A while back I wrote an article pointing out one of the features available to webmasters at Google Webmaster Central – ability to set a custom crawl rate. At the time I thought it was an outstanding idea. It is still is a good solution should googlebot visit your site too often causing issues with bandwidth (even though I have never heard of such scenario).
Webmasters however should exercise caution when increasing the crawl rate via Google Webmaster Central. A few weeks ago I was involved in an upgrade of a website with 2000+ pages. One of the side effects of the upgrade was that we ended up with 2000+ new urls. Unfortunately there was no easy way to implement 2000+ redirects on the website. But, since most of the traffic came from PPC campaigns, we decided to let Google re-index the website on it’s own. Exception was of course that we used Google Webmaster Central to implement request for a more frequent crawl by Google. We increased the crawl rate by some 3000% only to receive the following notice a few days later:
Dear Webmaster,
Google has algorithms that determine how much to crawl each site. Our goal is to crawl as many page from your site, http://www.xxxxx.com/, as we can without overwhelming your server’s bandwidth.
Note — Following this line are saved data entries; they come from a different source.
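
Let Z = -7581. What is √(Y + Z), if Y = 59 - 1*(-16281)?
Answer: √8759 ≈ 93.589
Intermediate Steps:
Y = 16340 (Y = 59 + 16281 = 16340)
√(Y + Z) = √(16340 - 7581) = √8759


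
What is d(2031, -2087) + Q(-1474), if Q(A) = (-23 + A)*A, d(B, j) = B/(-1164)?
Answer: 856151587/388 ≈ 2.2066e+6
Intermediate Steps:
d(B, j) = -B/1164 (d(B, j) = B*(-1/1164) = -B/1164)
Q(A) = A*(-23 + A)
d(2031, -2087) + Q(-1474) = -1/1164*2031 - 1474*(-23 - 1474) = -677/388 - 1474*(-1497) = -677/388 + 2206578 = 856151587/388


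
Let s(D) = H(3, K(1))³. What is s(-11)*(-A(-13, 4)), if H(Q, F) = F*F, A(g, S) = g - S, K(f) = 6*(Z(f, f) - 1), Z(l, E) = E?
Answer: 0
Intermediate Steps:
K(f) = -6 + 6*f (K(f) = 6*(f - 1) = 6*(-1 + f) = -6 + 6*f)
H(Q, F) = F²
s(D) = 0 (s(D) = ((-6 + 6*1)²)³ = ((-6 + 6)²)³ = (0²)³ = 0³ = 0)
s(-11)*(-A(-13, 4)) = 0*(-(-13 - 1*4)) = 0*(-(-13 - 4)) = 0*(-1*(-17)) = 0*17 = 0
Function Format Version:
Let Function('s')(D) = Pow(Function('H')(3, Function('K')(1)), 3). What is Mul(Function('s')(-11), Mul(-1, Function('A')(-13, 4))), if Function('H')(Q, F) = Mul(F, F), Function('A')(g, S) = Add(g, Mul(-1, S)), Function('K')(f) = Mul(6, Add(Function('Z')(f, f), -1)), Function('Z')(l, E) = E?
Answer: 0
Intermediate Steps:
Function('K')(f) = Add(-6, Mul(6, f)) (Function('K')(f) = Mul(6, Add(f, -1)) = Mul(6, Add(-1, f)) = Add(-6, Mul(6, f)))
Function('H')(Q, F) = Pow(F, 2)
Function('s')(D) = 0 (Function('s')(D) = Pow(Pow(Add(-6, Mul(6, 1)), 2), 3) = Pow(Pow(Add(-6, 6), 2), 3) = Pow(Pow(0, 2), 3) = Pow(0, 3) = 0)
Mul(Function('s')(-11), Mul(-1, Function('A')(-13, 4))) = Mul(0, Mul(-1, Add(-13, Mul(-1, 4)))) = Mul(0, Mul(-1, Add(-13, -4))) = Mul(0, Mul(-1, -17)) = Mul(0, 17) = 0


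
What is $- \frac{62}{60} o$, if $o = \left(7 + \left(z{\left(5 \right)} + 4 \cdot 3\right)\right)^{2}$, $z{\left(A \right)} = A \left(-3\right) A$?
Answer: $- \frac{48608}{15} \approx -3240.5$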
For your site, http://www.xxxxx.com/, you have set a very low crawl rate which is preventing us from accessing your great content. We recommend you set the crawl rate option to “Let Google determine my default”, or, if you prefer to maintain a custom setting, increasing the rate.
Thanks,
The Google Web Crawling Team
In fact the Google had not indexed a single URL from the new sitemap. Not even the home page (which is/was the strongest page of the website) was re-indexed. So we followed Google’s instruction and within 24 hours our new pages began to appear in the index.
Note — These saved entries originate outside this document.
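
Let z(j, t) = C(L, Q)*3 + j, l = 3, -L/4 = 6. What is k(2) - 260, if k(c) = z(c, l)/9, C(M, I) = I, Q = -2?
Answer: -2344/9 ≈ -260.44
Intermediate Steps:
L = -24 (L = -4*6 = -24)
z(j, t) = -6 + j (z(j, t) = -2*3 + j = -6 + j)
k(c) = -⅔ + c/9 (k(c) = (-6 + c)/9 = (-6 + c)*(⅑) = -⅔ + c/9)
k(2) - 260 = (-⅔ + (⅑)*2) - 260 = (-⅔ + 2/9) - 260 = -4/9 - 260 = -2344/9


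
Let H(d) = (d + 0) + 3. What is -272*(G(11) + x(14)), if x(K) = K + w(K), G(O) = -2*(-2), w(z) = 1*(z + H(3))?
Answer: -10336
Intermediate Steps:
H(d) = 3 + d (H(d) = d + 3 = 3 + d)
w(z) = 6 + z (w(z) = 1*(z + (3 + 3)) = 1*(z + 6) = 1*(6 + z) = 6 + z)
G(O) = 4
x(K) = 6 + 2*K (x(K) = K + (6 + K) = 6 + 2*K)
-272*(G(11) + x(14)) = -272*(4 + (6 + 2*14)) = -272*(4 + (6 + 28)) = -272*(4 + 34) = -272*38 = -10336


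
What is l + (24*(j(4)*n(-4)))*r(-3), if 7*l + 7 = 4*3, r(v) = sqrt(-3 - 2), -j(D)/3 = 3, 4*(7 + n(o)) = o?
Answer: 5/7 + 1728*I*sqrt(5) ≈ 0.71429 + 3863.9*I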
So if you are thinking of increasing the crawl rate in Google Webmaster Central – exercise caution or you may run the risk of not increasing the the crawl rate enough for Google to do it’s job.
Great site, I think we can all learn something from this.
Never new theres an option on how you’ll let google crawl your site, better check this feature.
I also tried this before and Google also emailed me, I guess Google doesn’t want manipulating the crawl rate of our site.
We usually leave the Google defaults. We have had great results in Google’s search results.
Getting indexed is pretty easy. Just link to your new site from a few established ones and your site should get indexed very quickly. Getting your site to rank well is a different story.